If you want to read more about Turing Machines, here are some links:
Our brains are devices that receive complex inputs from the sensory organs and sends complex outputs to the motor system. The brain’s activity is well-behaved enough to be specifiable in terms of various (incredibly complicated) causal relationships, just like our Coke machine. We don’t yet know what those causal relationships are. But we know enough to be confident that they exist. So long as they exist, we know that they could be spelled out in some (incredibly complicated) machine table.
This machine table describes a computer program which as a matter of fact is implemented by your brain. But it could also be implemented by other sorts of hardware.

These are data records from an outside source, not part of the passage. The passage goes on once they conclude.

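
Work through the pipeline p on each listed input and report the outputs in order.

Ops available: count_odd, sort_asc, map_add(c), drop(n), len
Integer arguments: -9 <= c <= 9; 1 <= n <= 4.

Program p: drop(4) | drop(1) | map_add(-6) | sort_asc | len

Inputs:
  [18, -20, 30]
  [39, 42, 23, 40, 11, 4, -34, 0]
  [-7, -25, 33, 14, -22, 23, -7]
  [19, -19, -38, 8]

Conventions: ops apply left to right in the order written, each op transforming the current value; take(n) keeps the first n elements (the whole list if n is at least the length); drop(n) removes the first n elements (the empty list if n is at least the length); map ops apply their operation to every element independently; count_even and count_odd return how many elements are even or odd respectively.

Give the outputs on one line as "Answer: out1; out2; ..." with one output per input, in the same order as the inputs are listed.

0; 3; 2; 0

Execution, op by op:
  [18, -20, 30] -> [] -> [] -> [] -> [] -> 0
  [39, 42, 23, 40, 11, 4, -34, 0] -> [11, 4, -34, 0] -> [4, -34, 0] -> [-2, -40, -6] -> [-40, -6, -2] -> 3
  [-7, -25, 33, 14, -22, 23, -7] -> [-22, 23, -7] -> [23, -7] -> [17, -13] -> [-13, 17] -> 2
  [19, -19, -38, 8] -> [] -> [] -> [] -> [] -> 0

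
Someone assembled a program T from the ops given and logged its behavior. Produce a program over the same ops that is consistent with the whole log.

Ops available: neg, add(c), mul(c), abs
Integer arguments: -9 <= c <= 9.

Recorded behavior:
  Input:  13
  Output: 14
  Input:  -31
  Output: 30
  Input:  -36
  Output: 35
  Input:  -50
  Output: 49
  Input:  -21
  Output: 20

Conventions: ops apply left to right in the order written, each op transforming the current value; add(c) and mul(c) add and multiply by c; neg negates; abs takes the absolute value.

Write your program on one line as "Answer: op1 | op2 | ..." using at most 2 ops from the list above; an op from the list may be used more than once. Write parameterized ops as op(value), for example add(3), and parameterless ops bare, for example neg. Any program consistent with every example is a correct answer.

add(1) | abs

Check, running the answer program on each example:
  13 -> 14 -> 14
  -31 -> -30 -> 30
  -36 -> -35 -> 35
  -50 -> -49 -> 49
  -21 -> -20 -> 20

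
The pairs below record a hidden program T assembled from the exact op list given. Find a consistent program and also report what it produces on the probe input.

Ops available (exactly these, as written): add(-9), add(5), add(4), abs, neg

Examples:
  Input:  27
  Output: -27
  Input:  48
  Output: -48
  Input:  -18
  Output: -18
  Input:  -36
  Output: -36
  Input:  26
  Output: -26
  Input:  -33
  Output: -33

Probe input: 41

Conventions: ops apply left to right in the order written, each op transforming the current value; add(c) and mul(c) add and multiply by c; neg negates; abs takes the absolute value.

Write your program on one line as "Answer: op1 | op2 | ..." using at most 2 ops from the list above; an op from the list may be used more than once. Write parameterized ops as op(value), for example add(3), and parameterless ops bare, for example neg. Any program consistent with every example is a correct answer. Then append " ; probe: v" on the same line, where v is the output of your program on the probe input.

abs | neg ; probe: -41

Check, running the answer program on each example:
  27 -> 27 -> -27
  48 -> 48 -> -48
  -18 -> 18 -> -18
  -36 -> 36 -> -36
  26 -> 26 -> -26
  -33 -> 33 -> -33
  probe: 41 -> 41 -> -41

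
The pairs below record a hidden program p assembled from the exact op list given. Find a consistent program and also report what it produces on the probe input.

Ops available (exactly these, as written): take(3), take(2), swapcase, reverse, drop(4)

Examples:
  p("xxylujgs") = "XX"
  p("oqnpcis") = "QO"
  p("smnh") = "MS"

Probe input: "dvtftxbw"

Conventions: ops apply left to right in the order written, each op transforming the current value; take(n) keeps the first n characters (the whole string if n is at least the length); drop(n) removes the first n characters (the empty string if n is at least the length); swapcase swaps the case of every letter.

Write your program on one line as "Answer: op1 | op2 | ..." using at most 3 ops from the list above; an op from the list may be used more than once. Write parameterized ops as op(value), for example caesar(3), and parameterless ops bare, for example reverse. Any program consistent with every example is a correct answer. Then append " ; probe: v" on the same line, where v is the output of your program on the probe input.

swapcase | take(2) | reverse ; probe: "VD"

Check, running the answer program on each example:
  "xxylujgs" -> "XXYLUJGS" -> "XX" -> "XX"
  "oqnpcis" -> "OQNPCIS" -> "OQ" -> "QO"
  "smnh" -> "SMNH" -> "SM" -> "MS"
  probe: "dvtftxbw" -> "DVTFTXBW" -> "DV" -> "VD"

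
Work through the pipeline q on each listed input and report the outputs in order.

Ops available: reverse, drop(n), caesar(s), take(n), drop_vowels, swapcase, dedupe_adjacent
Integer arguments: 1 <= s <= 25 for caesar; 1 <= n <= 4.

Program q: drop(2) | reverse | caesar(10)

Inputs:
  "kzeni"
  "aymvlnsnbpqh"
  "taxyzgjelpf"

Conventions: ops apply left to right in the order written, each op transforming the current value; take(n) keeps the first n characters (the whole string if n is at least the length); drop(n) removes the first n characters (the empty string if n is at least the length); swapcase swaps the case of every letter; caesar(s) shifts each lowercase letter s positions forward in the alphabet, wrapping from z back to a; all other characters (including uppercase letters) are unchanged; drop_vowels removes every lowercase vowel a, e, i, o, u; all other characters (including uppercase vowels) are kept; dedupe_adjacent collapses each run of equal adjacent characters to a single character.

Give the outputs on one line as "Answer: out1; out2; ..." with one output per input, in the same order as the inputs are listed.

"sxo"; "razlxcxvfw"; "pzvotqjih"

Execution, op by op:
  "kzeni" -> "eni" -> "ine" -> "sxo"
  "aymvlnsnbpqh" -> "mvlnsnbpqh" -> "hqpbnsnlvm" -> "razlxcxvfw"
  "taxyzgjelpf" -> "xyzgjelpf" -> "fplejgzyx" -> "pzvotqjih"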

In the Lycan reading for this week, we hear about Henrietta, who has her neurons replaced one-by-one with synthetic digital substitutes. Eventually her brain has no more organic parts left. If the substitutes do the same causal work that the neurons they’re replacing did, then from the outside, we won’t see any difference in Henrietta. She’d keep walking and talking, processing information and making plans, the same as she always did. Lycan argues that Henrietta herself wouldn’t notice any difference either. When she has just one neuron replaced, none of its neighboring neurons “notice” any difference. And over the process of gradually replacing all her neurons, there doesn’t seem to be any point at which she’d lose her ability to think or feel. Her new brains would keep working the same way they always have.
So why should the difference in what they’re physically made of matter? Shouldn’t any hardware that does the same job as her original brain, in terms of causal relations between its internal states, sensory inputs, and outputs to the motor system, have the same mental life as the original?
This perspective is taken up in many places in fiction and film — such as Data in Star Trek, or the Replicants in Blade Runner…
In more limited ways, the characters in The Matrix…
and the Truncat story we read get to acquire certain abilities or memories, or have certain experiences, by loading new programs into their brains.
All of this speaks to the intuitive force of the idea that our mental lives are driven by our brain’s software. The functionalists argue that our actual organic neurophysiological hardware doesn’t matter. Our mental states are like the states of the Coke machine, in that they can be implemented in any hardware that does the right job, that is, that has the right causal patterns.